Addicted to dry shampoo? Same. Luckily, a scalp massage can help break up product build-up and remove the icky stuff. “Massage in general helps to move toxins and things like environmental pollutants, product build-up or smoke that collect on the scalp and hair strands,” Philip B. says. And it’s not just product build-up. It can also help remove plaque build-up from conditions like eczema or psoriasis.
Ensure your hands and nails are clean before massaging even your own scalp.
Scratching your head with nails might feel good but it’s not actually good for your skin, Philip B. says. “For those with sensitive scalp they can be too harsh,” he adds. “From a happy scalp grows healthy hair.”
Chances are, you’ve seen almost every hair care brand launch their version of a scalp massage tool as of late. Philip B. says they all can be all effective, so it’s a personal addition to your massage technique. “Silicone massage tools can be used for a flexible metal ‘octopus’ which covers pressure points and entire areas of the head and scalp with each motion,” he says.
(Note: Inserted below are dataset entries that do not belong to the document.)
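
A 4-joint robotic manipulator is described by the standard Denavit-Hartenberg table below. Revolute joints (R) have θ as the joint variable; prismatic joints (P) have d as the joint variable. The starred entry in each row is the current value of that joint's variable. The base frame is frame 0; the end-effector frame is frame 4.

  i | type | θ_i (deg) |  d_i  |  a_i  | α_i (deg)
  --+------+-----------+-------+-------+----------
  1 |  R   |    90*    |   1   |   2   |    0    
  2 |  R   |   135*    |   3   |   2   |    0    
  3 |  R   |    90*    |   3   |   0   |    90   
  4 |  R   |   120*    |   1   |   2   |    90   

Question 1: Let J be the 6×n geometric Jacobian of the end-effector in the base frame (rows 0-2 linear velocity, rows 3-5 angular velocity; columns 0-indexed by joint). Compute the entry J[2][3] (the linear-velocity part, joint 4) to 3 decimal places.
axis z_3 = (-0.7071,-0.7071,0.0000); lever o_n−o_3 = (-1.4142,-0.0000,1.7321)
cross product → J_v[:, 3] = (-1.2247,1.2247,-1.0000)
J_ω[:, 3] = z_3
entry J[2][3] = -1.0000

-1.000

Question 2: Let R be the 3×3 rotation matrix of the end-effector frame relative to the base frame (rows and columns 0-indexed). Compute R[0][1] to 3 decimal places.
-0.707

End-effector y-axis (col 1 of R) = (-0.7071,-0.7071,0.0000)
R[0][1] = -0.7071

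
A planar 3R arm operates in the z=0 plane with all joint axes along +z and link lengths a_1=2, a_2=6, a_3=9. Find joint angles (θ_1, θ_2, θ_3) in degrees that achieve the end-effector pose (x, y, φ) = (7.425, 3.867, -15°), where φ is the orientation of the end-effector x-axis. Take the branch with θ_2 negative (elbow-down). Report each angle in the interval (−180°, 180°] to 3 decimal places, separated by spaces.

wrist centre = target − a_3·(cos φ, sin φ) = (-1.2683, 6.1964)
cos θ_2 = (40.0037−2²−6²)/(2·2·6) = 0.0002; θ_2 = -89.9912° (elbow-down)
β = atan2(6.1964,-1.2683) = 101.5681°; ψ = atan2(-6.0000,2.0009) = -71.5571°
θ_1 = β − ψ = 173.1252°
θ_3 = φ − θ_1 − θ_2 = -98.1340° (wrapped to (-180°,180°])

173.125 -89.991 -98.134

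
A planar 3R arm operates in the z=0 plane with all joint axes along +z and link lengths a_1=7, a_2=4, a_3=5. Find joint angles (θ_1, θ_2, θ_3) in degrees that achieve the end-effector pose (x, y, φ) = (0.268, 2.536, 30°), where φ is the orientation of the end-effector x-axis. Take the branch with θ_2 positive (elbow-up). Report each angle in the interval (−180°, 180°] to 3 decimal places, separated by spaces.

149.999 150.001 90.000

wrist centre = target − a_3·(cos φ, sin φ) = (-4.0621, 0.0360)
cos θ_2 = (16.5022−7²−4²)/(2·7·4) = -0.8660; θ_2 = 150.0008° (elbow-up)
β = atan2(0.0360,-4.0621) = 179.4922°; ψ = atan2(1.9999,3.5359) = 29.4933°
θ_1 = β − ψ = 149.9990°
θ_3 = φ − θ_1 − θ_2 = 90.0002° (wrapped to (-180°,180°])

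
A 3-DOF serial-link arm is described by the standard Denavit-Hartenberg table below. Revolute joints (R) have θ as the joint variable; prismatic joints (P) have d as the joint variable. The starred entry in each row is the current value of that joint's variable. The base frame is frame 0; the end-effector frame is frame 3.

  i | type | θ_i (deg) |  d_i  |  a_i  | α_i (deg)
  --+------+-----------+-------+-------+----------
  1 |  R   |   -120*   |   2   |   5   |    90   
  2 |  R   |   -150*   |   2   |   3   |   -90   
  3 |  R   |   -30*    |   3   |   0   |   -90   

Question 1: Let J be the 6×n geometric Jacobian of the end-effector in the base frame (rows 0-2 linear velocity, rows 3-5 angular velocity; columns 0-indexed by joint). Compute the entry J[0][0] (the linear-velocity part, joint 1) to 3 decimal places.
axis z_0 = ẑ; lever o_n−o_0 = (-3.6830,-2.3792,-2.0981)
cross product → J_v[:, 0] = (2.3792,-3.6830,0.0000)
J_ω[:, 0] = z_0
entry J[0][0] = 2.3792

2.379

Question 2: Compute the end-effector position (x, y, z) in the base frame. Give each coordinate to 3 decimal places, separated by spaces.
-3.683 -2.379 -2.098

after link 1: o_1 = (-2.5000, -4.3301, 2.0000)
after link 2: o_2 = (-2.9330, -1.0801, 0.5000)
after link 3: o_3 = (-3.6830, -2.3792, -2.0981)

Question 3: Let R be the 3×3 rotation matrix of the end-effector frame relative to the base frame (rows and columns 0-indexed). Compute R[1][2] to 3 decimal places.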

Philip B. says a scalp massage only needs to be 10 minutes, so even if you don’t have a lot of free time, you can find a moment for self-care.
“Gently with finger inside pads of the fingertips is all that is needed in a medium pressure in circular motions,” Philip B. says. “A few small circles or seconds per spot and move on section by section.” Be extra careful if your hair is wet because the strands are more delicate and be sure to “avoid areas if there are active abrasions and/or active acne.” he adds. Those with sensitive skin will also want to err on the gentle side.